Orchestration

for B-flat clarinet and string quartet

Duration

13 minutes

Commissioned by/Premiere

June 4 and 5, 2022, Kaleidoscope Chamber Orchestra, Los Angeles, Ben Mitchell, clarinet
September 22 and 24, 2022, Omega Ensemble, Sydney and Melbourne, David Rowden, clarinet
Oct 19 and 20, 2022, Third Angle New Music, Portland, James Shields, clarinet
April 7, 8, and 9, 2023 Chatter ABQ, Albuquerque, James Shields, clarinet

Co-commissioned by Kaleidoscope Chamber Orchestra, Omega Ensemble, Third Angle New Music, and Chatter ABQ

Nervous Systems was created with the support of a Bogliasco Foundation Fellowship and the Edward T. Cone Foundation.

Score

Purchase from Project Schott New York.

080522-Nervous-Systems-Transposed-Score-Perusal-Score

Note

The central conceit of Nervous Systems came to me while I was a fellow at the Bogliasco Foundation in Italy. A neighboring town, where I’d frequently take walks, was called Nervi. Both Bogliasco and Nervi sit directly upon the Ligurian Sea. It’s impossible not to hear the sound of waves crashing on the shore; its constant din is an endlessly soothing presence.

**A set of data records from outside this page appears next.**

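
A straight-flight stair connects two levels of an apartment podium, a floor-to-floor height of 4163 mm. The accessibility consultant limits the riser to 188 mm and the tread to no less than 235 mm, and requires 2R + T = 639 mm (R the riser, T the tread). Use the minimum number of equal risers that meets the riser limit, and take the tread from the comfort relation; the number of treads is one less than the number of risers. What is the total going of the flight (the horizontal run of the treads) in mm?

4163 / 188 = 22.14, so 23 risers are needed.
R = 4163 ÷ 23 = 181 mm.
From 2R + T = 639: T = 639 − 362 = 277 mm.
Treads = 23 − 1 = 22; going = 22 × 277 = 6094 mm.

6094 mm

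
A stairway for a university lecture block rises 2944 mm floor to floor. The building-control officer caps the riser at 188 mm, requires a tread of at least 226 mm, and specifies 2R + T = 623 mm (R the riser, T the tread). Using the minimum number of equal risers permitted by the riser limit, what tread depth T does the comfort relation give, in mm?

255 mm

2944 / 188 = 15.660 → round up to 16 risers.
Each riser is 2944/16 = 184 mm (≤ 188 mm).
T = 623 − 2·184 = 255 mm, which satisfies the 226 mm minimum.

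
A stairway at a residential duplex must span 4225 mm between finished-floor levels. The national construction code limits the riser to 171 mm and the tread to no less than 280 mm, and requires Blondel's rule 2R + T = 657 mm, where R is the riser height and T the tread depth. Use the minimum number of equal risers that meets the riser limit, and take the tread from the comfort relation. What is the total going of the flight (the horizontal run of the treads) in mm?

7656 mm

4225 / 171 = 24.708 → round up to 25 risers.
Each riser is 4225/25 = 169 mm (≤ 171 mm).
Tread T = 657 − 2 × 169 = 319 mm (≥ 280 mm).
Going = (25 − 1) × 319 = 7656 mm.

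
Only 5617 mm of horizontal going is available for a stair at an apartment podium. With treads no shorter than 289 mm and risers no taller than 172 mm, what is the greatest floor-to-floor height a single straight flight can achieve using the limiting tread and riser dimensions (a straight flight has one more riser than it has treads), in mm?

3440 mm

5617 / 289 = 19.44, so 19 treads fit.
Risers = treads + 1 = 20.
Maximum height = 20 × 172 = 3440 mm.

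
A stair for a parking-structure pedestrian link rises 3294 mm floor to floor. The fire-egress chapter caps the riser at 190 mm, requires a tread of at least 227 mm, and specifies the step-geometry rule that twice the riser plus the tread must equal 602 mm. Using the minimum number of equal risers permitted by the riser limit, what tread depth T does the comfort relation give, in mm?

236 mm

3294 / 190 = 17.337 → round up to 18 risers.
Each riser is 3294/18 = 183 mm (≤ 190 mm).
Tread T = 602 − 2 × 183 = 236 mm (≥ 227 mm).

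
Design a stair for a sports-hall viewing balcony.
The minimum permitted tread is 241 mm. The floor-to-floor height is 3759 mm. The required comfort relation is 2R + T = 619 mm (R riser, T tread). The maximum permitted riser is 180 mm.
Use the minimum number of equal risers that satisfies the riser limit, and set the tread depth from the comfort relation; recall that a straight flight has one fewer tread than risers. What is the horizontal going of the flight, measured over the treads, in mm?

⌈3759/180⌉ = 21 risers.
Each riser is 3759/21 = 179 mm (≤ 180 mm).
From 2R + T = 619: T = 619 − 358 = 261 mm.
Treads = 21 − 1 = 20; going = 20 × 261 = 5220 mm.

5220 mm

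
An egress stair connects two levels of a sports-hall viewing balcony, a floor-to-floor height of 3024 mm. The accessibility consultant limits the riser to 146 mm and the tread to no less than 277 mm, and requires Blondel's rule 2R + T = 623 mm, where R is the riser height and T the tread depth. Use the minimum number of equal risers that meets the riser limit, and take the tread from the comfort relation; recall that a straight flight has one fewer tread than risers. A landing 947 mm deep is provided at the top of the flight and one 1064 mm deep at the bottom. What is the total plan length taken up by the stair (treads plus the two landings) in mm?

8711 mm

⌈3024/146⌉ = 21 risers.
Riser R = 3024 / 21 = 144 mm, within the 146 mm limit.
T = 623 − 2·144 = 335 mm, which satisfies the 277 mm minimum.
21 risers give 20 treads; going = 20 × 335 = 6700 mm.
Enclosure = 6700 + 947 + 1064 = 8711 mm.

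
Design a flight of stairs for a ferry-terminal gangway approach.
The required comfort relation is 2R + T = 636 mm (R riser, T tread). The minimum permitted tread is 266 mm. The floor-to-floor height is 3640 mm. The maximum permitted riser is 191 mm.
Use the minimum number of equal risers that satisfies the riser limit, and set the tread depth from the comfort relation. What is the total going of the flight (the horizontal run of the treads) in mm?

5168 mm

3640 / 191 = 19.06, so 20 risers are needed.
Riser R = 3640 / 20 = 182 mm, within the 191 mm limit.
Tread T = 636 − 2 × 182 = 272 mm (≥ 266 mm).
20 risers give 19 treads; going = 19 × 272 = 5168 mm.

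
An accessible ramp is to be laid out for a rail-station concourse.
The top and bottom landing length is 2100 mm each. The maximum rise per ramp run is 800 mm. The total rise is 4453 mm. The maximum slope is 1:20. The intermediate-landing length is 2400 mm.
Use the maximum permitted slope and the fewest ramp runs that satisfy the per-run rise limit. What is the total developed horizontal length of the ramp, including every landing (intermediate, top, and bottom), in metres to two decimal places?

105.26 m

4453 / 800 = 5.566 → round up to 6 ramp runs. That means 5 intermediate landings.
Ramp run (horizontal) at 1:20: 4453 × 20 = 89060 mm.
Intermediate landings: 5 × 2400 = 12000 mm.
Top and bottom landings: 2 × 2100 = 4200 mm.
Total = 89060 + 12000 + 4200 = 105260 mm.
= 105.26 m.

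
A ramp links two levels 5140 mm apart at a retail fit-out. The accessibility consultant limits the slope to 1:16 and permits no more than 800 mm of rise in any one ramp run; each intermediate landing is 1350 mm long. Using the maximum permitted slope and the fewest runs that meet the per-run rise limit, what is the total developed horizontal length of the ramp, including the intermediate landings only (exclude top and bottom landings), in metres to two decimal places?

5140 / 800 = 6.425 → round up to 7 ramp runs. That means 6 intermediate landings.
Horizontal run for 5140 mm of rise at 1:16 is 5140 × 16 = 82240 mm.
6 intermediate landings contribute 6 × 1350 = 8100 mm.
Total developed length = 82240 + 8100 = 90340 mm.
= 90.34 m.

90.34 m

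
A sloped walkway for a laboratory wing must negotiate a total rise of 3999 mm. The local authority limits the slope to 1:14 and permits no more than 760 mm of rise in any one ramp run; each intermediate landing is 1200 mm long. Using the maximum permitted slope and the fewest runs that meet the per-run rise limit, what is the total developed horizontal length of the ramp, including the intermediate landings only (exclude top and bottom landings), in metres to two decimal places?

3999 / 760 = 5.262 → round up to 6 ramp runs. That means 5 intermediate landings.
Horizontal run for 3999 mm of rise at 1:14 is 3999 × 14 = 55986 mm.
Intermediate landings: 5 × 1200 = 6000 mm.
Developed length = 55986 + 6000 = 61986 mm.
= 61.99 m.

61.99 m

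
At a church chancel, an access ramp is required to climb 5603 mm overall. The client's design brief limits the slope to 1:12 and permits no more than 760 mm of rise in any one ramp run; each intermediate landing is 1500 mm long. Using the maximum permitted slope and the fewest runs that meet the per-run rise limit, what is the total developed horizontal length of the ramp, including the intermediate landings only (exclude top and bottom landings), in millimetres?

At most 760 each: 5603/760 = 7.37, giving 8 ramp runs. That means 7 intermediate landings.
Horizontal run for 5603 mm of rise at 1:12 is 5603 × 12 = 67236 mm.
7 intermediate landings contribute 7 × 1500 = 10500 mm.
Total developed length = 67236 + 10500 = 77736 mm.

77736 mm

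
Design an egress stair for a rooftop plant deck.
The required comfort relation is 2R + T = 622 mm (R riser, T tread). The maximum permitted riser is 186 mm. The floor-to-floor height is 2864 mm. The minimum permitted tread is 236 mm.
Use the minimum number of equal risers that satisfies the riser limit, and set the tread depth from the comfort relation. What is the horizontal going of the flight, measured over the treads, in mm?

At most 186 each: 2864/186 = 15.40, giving 16 risers.
R = 2864 ÷ 16 = 179 mm.
T = 622 − 2·179 = 264 mm, which satisfies the 236 mm minimum.
Going = (16 − 1) × 264 = 3960 mm.

3960 mm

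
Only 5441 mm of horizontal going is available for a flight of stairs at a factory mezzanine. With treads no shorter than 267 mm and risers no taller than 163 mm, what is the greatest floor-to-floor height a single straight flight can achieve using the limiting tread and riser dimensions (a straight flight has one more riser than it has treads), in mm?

5441 / 267 = 20.38, so 20 treads fit.
Risers = treads + 1 = 21.
Maximum height = 21 × 163 = 3423 mm.

3423 mm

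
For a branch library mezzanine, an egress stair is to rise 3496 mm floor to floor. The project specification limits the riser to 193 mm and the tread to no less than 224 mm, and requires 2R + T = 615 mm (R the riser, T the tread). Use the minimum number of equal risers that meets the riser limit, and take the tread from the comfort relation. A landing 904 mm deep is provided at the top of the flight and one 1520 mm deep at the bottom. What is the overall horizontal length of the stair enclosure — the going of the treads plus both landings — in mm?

3496 / 193 = 18.114 → round up to 19 risers.
Each riser is 3496/19 = 184 mm (≤ 193 mm).
From 2R + T = 615: T = 615 − 368 = 247 mm.
Going = (19 − 1) × 247 = 4446 mm.
Enclosure = 4446 + 904 + 1520 = 6870 mm.

6870 mm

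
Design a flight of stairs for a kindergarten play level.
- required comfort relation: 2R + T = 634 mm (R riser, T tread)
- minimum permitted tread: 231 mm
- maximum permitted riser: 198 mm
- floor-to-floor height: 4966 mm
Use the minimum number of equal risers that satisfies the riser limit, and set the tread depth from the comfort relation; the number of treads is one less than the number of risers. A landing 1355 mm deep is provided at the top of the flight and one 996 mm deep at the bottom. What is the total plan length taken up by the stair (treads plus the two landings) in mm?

4966 / 198 = 25.081 → round up to 26 risers.
Each riser is 4966/26 = 191 mm (≤ 198 mm).
From 2R + T = 634: T = 634 − 382 = 252 mm.
26 risers give 25 treads; going = 25 × 252 = 6300 mm.
Add landings: 6300 + 1355 + 996 = 8651 mm.

8651 mm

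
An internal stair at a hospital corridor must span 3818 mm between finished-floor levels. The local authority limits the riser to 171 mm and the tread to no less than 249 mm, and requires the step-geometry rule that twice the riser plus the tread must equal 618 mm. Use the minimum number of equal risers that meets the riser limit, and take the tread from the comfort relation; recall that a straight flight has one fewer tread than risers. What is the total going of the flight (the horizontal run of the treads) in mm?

3818 / 171 = 22.327 → round up to 23 risers.
R = 3818 ÷ 23 = 166 mm.
T = 618 − 2·166 = 286 mm, which satisfies the 249 mm minimum.
Treads = 23 − 1 = 22; going = 22 × 286 = 6292 mm.

6292 mm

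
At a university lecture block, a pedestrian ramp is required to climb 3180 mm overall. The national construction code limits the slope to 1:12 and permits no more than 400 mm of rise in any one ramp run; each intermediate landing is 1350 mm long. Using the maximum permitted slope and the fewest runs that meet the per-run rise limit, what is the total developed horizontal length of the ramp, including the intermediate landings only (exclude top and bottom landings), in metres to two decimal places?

47.61 m

3180 / 400 = 7.95, so 8 ramp runs are needed. That means 7 intermediate landings.
Horizontal run for 3180 mm of rise at 1:12 is 3180 × 12 = 38160 mm.
Intermediate landings: 7 × 1350 = 9450 mm.
Developed length = 38160 + 9450 = 47610 mm.
= 47.61 m.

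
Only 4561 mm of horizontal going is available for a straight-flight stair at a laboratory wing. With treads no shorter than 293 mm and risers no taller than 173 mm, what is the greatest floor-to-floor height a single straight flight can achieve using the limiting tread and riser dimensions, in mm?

2768 mm

4561 / 293 = 15.57, so 15 treads fit.
Risers = treads + 1 = 16.
Maximum height = 16 × 173 = 2768 mm.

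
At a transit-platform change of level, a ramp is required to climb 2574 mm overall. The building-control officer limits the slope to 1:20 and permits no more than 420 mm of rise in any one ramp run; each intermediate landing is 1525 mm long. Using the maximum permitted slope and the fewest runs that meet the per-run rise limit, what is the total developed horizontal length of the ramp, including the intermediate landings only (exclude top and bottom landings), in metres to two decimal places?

60.63 m

At most 420 each: 2574/420 = 6.13, giving 7 ramp runs. That means 6 intermediate landings.
Ramp run (horizontal) at 1:20: 2574 × 20 = 51480 mm.
6 intermediate landings contribute 6 × 1525 = 9150 mm.
Developed length = 51480 + 9150 = 60630 mm.
= 60.63 m.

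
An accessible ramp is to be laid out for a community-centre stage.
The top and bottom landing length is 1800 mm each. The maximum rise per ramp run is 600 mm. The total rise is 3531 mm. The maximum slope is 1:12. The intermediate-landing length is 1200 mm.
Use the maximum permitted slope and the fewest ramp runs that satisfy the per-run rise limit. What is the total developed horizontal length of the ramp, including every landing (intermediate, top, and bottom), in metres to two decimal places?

51.97 m

At most 600 each: 3531/600 = 5.88, giving 6 ramp runs. That means 5 intermediate landings.
Horizontal run for 3531 mm of rise at 1:12 is 3531 × 12 = 42372 mm.
Intermediate landings: 5 × 1200 = 6000 mm.
Top and bottom landings: 2 × 1800 = 3600 mm.
Total = 42372 + 6000 + 3600 = 51972 mm.
= 51.97 m.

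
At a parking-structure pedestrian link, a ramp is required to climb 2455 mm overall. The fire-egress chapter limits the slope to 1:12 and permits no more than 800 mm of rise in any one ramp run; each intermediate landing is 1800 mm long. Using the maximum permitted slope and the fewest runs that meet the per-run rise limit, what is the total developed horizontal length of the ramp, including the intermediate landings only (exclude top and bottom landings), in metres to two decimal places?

2455 / 800 = 3.07, so 4 ramp runs are needed. That means 3 intermediate landings.
Ramp run (horizontal) at 1:12: 2455 × 12 = 29460 mm.
Intermediate landings: 3 × 1800 = 5400 mm.
Developed length = 29460 + 5400 = 34860 mm.
= 34.86 m.

34.86 m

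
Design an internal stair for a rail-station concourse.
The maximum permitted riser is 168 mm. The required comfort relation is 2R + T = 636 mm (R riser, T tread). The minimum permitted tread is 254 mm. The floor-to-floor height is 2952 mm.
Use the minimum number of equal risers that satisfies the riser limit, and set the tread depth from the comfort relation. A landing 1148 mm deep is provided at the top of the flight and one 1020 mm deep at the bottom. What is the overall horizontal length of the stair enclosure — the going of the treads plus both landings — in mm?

At most 168 each: 2952/168 = 17.57, giving 18 risers.
Riser R = 2952 / 18 = 164 mm, within the 168 mm limit.
From 2R + T = 636: T = 636 − 328 = 308 mm.
Going = (18 − 1) × 308 = 5236 mm.
Enclosure = 5236 + 1148 + 1020 = 7404 mm.

7404 mm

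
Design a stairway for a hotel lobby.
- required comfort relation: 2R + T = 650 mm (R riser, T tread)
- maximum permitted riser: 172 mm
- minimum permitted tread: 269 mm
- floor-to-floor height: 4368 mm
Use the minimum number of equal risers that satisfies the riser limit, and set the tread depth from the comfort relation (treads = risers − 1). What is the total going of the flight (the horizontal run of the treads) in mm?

7850 mm

4368 / 172 = 25.40, so 26 risers are needed.
Riser R = 4368 / 26 = 168 mm, within the 172 mm limit.
T = 650 − 2·168 = 314 mm, which satisfies the 269 mm minimum.
26 risers give 25 treads; going = 25 × 314 = 7850 mm.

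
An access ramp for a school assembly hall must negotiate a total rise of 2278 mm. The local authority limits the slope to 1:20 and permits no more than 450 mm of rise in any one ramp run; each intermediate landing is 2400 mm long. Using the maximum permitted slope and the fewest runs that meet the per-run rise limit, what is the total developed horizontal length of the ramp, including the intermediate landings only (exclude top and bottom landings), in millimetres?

57560 mm

⌈2278/450⌉ = 6 ramp runs. That means 5 intermediate landings.
Ramp run (horizontal) at 1:20: 2278 × 20 = 45560 mm.
5 intermediate landings contribute 5 × 2400 = 12000 mm.
Total developed length = 45560 + 12000 = 57560 mm.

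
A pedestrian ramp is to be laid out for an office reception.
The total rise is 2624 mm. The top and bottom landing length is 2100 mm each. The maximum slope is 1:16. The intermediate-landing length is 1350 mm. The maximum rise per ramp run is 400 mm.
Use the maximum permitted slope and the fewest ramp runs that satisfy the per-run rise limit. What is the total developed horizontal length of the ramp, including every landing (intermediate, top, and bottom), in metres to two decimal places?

54.28 m

2624 / 400 = 6.56, so 7 ramp runs are needed. That means 6 intermediate landings.
Ramp run (horizontal) at 1:16: 2624 × 16 = 41984 mm.
Intermediate landings: 6 × 1350 = 8100 mm.
Top and bottom landings: 2 × 2100 = 4200 mm.
Total = 41984 + 8100 + 4200 = 54284 mm.
= 54.28 m.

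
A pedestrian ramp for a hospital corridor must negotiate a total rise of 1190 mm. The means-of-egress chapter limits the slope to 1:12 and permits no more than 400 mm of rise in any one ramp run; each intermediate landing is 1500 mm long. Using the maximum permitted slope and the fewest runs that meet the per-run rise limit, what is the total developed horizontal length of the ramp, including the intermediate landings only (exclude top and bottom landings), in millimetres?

1190 / 400 = 2.98, so 3 ramp runs are needed. That means 2 intermediate landings.
Horizontal run for 1190 mm of rise at 1:12 is 1190 × 12 = 14280 mm.
2 intermediate landings contribute 2 × 1500 = 3000 mm.
Total developed length = 14280 + 3000 = 17280 mm.

17280 mm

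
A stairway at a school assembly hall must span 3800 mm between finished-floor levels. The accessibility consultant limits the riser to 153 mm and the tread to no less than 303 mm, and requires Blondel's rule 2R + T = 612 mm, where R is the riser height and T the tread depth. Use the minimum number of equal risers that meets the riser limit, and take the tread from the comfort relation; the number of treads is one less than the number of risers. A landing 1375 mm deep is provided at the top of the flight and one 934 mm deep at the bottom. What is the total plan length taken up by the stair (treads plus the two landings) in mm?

9701 mm

⌈3800/153⌉ = 25 risers.
R = 3800 ÷ 25 = 152 mm.
T = 612 − 2·152 = 308 mm, which satisfies the 303 mm minimum.
25 risers give 24 treads; going = 24 × 308 = 7392 mm.
Enclosure = 7392 + 1375 + 934 = 9701 mm.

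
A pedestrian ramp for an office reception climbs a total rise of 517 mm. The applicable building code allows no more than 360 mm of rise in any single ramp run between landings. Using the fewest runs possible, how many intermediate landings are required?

1 intermediate landings

517 / 360 = 1.44, so 2 ramp runs are needed.
2 runs are separated by 1 intermediate landings.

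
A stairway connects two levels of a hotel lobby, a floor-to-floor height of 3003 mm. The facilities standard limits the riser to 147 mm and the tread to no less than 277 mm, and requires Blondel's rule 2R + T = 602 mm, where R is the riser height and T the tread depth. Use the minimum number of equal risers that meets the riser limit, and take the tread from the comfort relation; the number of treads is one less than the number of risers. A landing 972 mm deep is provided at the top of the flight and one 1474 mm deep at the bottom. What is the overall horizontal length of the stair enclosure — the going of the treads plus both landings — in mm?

At most 147 each: 3003/147 = 20.43, giving 21 risers.
R = 3003 ÷ 21 = 143 mm.
Tread T = 602 − 2 × 143 = 316 mm (≥ 277 mm).
21 risers give 20 treads; going = 20 × 316 = 6320 mm.
Add landings: 6320 + 972 + 1474 = 8766 mm.

8766 mm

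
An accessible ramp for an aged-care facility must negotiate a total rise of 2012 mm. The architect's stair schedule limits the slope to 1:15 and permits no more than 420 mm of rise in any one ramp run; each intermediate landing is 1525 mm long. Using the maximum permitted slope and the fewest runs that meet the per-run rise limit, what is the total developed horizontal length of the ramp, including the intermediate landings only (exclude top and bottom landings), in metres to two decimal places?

36.28 m

At most 420 each: 2012/420 = 4.79, giving 5 ramp runs. That means 4 intermediate landings.
Horizontal run for 2012 mm of rise at 1:15 is 2012 × 15 = 30180 mm.
4 intermediate landings contribute 4 × 1525 = 6100 mm.
Developed length = 30180 + 6100 = 36280 mm.
= 36.28 m.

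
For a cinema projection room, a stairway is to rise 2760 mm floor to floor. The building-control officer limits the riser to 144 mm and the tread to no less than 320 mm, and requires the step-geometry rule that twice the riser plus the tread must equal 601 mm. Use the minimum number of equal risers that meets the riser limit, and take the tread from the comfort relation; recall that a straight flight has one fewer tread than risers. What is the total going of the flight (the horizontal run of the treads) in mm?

6175 mm

⌈2760/144⌉ = 20 risers.
Riser R = 2760 / 20 = 138 mm, within the 144 mm limit.
T = 601 − 2·138 = 325 mm, which satisfies the 320 mm minimum.
Going = (20 − 1) × 325 = 6175 mm.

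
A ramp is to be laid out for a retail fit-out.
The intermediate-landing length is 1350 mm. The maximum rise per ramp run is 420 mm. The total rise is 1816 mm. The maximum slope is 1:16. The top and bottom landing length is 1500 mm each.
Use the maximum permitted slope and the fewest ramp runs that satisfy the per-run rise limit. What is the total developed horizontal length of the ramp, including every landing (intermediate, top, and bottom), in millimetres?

1816 / 420 = 4.32, so 5 ramp runs are needed. That means 4 intermediate landings.
Horizontal run for 1816 mm of rise at 1:16 is 1816 × 16 = 29056 mm.
Intermediate landings: 4 × 1350 = 5400 mm.
Top and bottom landings: 2 × 1500 = 3000 mm.
Total = 29056 + 5400 + 3000 = 37456 mm.

37456 mm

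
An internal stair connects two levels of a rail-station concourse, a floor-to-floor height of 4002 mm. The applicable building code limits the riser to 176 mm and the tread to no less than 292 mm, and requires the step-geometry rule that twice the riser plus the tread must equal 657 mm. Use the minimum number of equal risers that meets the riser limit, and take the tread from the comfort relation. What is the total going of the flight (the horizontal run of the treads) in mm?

6798 mm

At most 176 each: 4002/176 = 22.74, giving 23 risers.
Each riser is 4002/23 = 174 mm (≤ 176 mm).
T = 657 − 2·174 = 309 mm, which satisfies the 292 mm minimum.
Going = (23 − 1) × 309 = 6798 mm.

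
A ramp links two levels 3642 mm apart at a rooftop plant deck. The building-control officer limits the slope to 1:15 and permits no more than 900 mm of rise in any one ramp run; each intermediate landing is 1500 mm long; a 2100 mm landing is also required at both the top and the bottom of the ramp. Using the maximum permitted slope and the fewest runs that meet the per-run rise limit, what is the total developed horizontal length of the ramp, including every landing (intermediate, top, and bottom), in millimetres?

64830 mm

⌈3642/900⌉ = 5 ramp runs. That means 4 intermediate landings.
Horizontal run for 3642 mm of rise at 1:15 is 3642 × 15 = 54630 mm.
4 intermediate landings contribute 4 × 1500 = 6000 mm.
Top and bottom landings: 2 × 2100 = 4200 mm.
Total = 54630 + 6000 + 4200 = 64830 mm.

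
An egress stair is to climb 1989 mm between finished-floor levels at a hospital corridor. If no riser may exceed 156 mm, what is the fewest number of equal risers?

13 risers

1989 / 156 = 12.75, so 13 risers are needed.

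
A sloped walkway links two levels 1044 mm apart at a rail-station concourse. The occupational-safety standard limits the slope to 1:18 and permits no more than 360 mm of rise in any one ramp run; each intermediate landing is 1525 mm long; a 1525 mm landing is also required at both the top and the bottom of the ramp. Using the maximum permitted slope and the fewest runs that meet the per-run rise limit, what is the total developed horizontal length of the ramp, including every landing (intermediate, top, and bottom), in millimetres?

24892 mm

1044 / 360 = 2.900 → round up to 3 ramp runs. That means 2 intermediate landings.
Ramp run (horizontal) at 1:18: 1044 × 18 = 18792 mm.
Intermediate landings: 2 × 1525 = 3050 mm.
Top and bottom landings: 2 × 1525 = 3050 mm.
Total = 18792 + 3050 + 3050 = 24892 mm.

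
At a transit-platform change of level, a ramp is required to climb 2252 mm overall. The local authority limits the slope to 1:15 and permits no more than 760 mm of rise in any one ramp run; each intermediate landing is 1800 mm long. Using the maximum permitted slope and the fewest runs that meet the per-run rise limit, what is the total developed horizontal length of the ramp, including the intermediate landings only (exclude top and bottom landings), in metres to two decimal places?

37.38 m

2252 / 760 = 2.96, so 3 ramp runs are needed. That means 2 intermediate landings.
Ramp run (horizontal) at 1:15: 2252 × 15 = 33780 mm.
Intermediate landings: 2 × 1800 = 3600 mm.
Developed length = 33780 + 3600 = 37380 mm.
= 37.38 m.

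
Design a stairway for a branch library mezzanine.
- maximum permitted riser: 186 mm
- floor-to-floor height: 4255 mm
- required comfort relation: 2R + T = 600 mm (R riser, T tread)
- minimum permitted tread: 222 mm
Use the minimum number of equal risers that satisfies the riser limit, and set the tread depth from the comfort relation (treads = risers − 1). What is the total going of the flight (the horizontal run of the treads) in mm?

4255 / 186 = 22.88, so 23 risers are needed.
Riser R = 4255 / 23 = 185 mm, within the 186 mm limit.
Tread T = 600 − 2 × 185 = 230 mm (≥ 222 mm).
Treads = 23 − 1 = 22; going = 22 × 230 = 5060 mm.

5060 mm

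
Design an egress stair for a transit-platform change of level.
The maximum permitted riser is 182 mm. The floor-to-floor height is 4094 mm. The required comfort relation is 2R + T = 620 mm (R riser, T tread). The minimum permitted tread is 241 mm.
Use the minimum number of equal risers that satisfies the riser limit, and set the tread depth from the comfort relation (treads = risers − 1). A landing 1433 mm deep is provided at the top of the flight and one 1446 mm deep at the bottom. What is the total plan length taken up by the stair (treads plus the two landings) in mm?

8687 mm

⌈4094/182⌉ = 23 risers.
Each riser is 4094/23 = 178 mm (≤ 182 mm).
Tread T = 620 − 2 × 178 = 264 mm (≥ 241 mm).
Treads = 23 − 1 = 22; going = 22 × 264 = 5808 mm.
Add landings: 5808 + 1433 + 1446 = 8687 mm.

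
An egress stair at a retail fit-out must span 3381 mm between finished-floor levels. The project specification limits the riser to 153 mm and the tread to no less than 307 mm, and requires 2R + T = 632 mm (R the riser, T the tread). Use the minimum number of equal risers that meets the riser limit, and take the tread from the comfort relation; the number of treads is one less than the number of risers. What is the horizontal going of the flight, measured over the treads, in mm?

3381 / 153 = 22.098 → round up to 23 risers.
Riser R = 3381 / 23 = 147 mm, within the 153 mm limit.
Tread T = 632 − 2 × 147 = 338 mm (≥ 307 mm).
Treads = 23 − 1 = 22; going = 22 × 338 = 7436 mm.

7436 mm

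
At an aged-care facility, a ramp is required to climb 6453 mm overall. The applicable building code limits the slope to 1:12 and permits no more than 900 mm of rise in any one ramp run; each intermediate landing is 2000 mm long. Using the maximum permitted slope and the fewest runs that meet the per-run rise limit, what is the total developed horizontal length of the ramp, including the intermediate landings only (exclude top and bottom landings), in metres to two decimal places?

91.44 m

6453 / 900 = 7.17, so 8 ramp runs are needed. That means 7 intermediate landings.
Horizontal run for 6453 mm of rise at 1:12 is 6453 × 12 = 77436 mm.
Intermediate landings: 7 × 2000 = 14000 mm.
Developed length = 77436 + 14000 = 91436 mm.
= 91.44 m.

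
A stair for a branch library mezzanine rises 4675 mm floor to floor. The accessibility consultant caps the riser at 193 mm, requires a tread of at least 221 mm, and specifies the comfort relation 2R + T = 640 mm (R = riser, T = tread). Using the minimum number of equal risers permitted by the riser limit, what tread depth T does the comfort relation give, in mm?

266 mm

4675 / 193 = 24.22, so 25 risers are needed.
Each riser is 4675/25 = 187 mm (≤ 193 mm).
From 2R + T = 640: T = 640 − 374 = 266 mm.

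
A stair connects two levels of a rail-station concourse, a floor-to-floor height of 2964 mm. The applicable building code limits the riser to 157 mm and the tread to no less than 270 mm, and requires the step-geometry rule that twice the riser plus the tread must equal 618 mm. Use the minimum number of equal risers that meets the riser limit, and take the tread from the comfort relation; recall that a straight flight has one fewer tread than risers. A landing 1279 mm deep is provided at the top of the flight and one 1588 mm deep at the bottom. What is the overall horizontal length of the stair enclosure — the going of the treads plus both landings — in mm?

2964 / 157 = 18.879 → round up to 19 risers.
R = 2964 ÷ 19 = 156 mm.
From 2R + T = 618: T = 618 − 312 = 306 mm.
Going = (19 − 1) × 306 = 5508 mm.
Enclosure = 5508 + 1279 + 1588 = 8375 mm.

8375 mm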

Nervi also happens to be the surname of one of my favorite architects, Pier Luigi Nervi, who has been called “the poet of concrete.” He designed some of my favorite edifices in Italy: rigorous modernist masses that are the paragon of symmetry and order, but whose materials suggest an austere roughness.

The confluence of these names, and the fact that the word nervi is also Italian for “nerves” got me thinking about different kinds of systems of organization, be they the internal nervous system of the body, the homeostasis between land and sea, or the architectural plans of a building. I composed the movements of my piece around these ideas.

The first movement, “Hive of Nerves,” features each player playing fast and overlapping rhythmic figures. I imagined different parts of the human nervous system interacting; the music is skittish, nervous. Much like any system, it is the interaction of the constituent parts that is more important than any single element. The clarinet often doubles one of the string players. With its warm and blended tone, it binds all the elements of the system together.

The second movement, “Framed Sky,” imagines the Ligurian Sea spanning out like an endless vista. The strings imitate the sound of the sea crashing on the shore by tonelessly brushing their bows up and down their strings (the Italian word for this technique, spazzolare, is one of my favorites). As the movement proceeds, the strings and clarinet whoosh like the wind, and eventually the clarinet plays multiphonics—or two notes at the same time—that almost blend with the strings. The result is a deliberately slightly out-of-tune soundworld, an attempt to capture the liminal space on the horizon between sea and sky.

The final movement, “Palazzo del Lavoro,” pays homage to the architect Nervi and his building in Turin of the same name. I used rough sounds like sul ponticello (playing on the bridge), bouncing ricochets, and snap pizzicati to simulate the harshness of concrete, while the clarinet dances around these percussive sounds, evoking his sense of play within the rough but orderly universe.

Press

This is truly an ensemble piece with Rowden’s clarinet an equal voice with the string quartet. It is rhythmically based – quite mesmerizingly so with bows bounced on strings, ticking plucked notes and wave-like syncopation – but goes beyond the confines of minimalism. The movements – Hives of NervesFramed Sky and Palazzo del Lavoro – deal with different “systems of organisation”, respectively the body’s nervous system, the equilibrium between the sky and the sea and Nervi’s concrete edifice in Turin.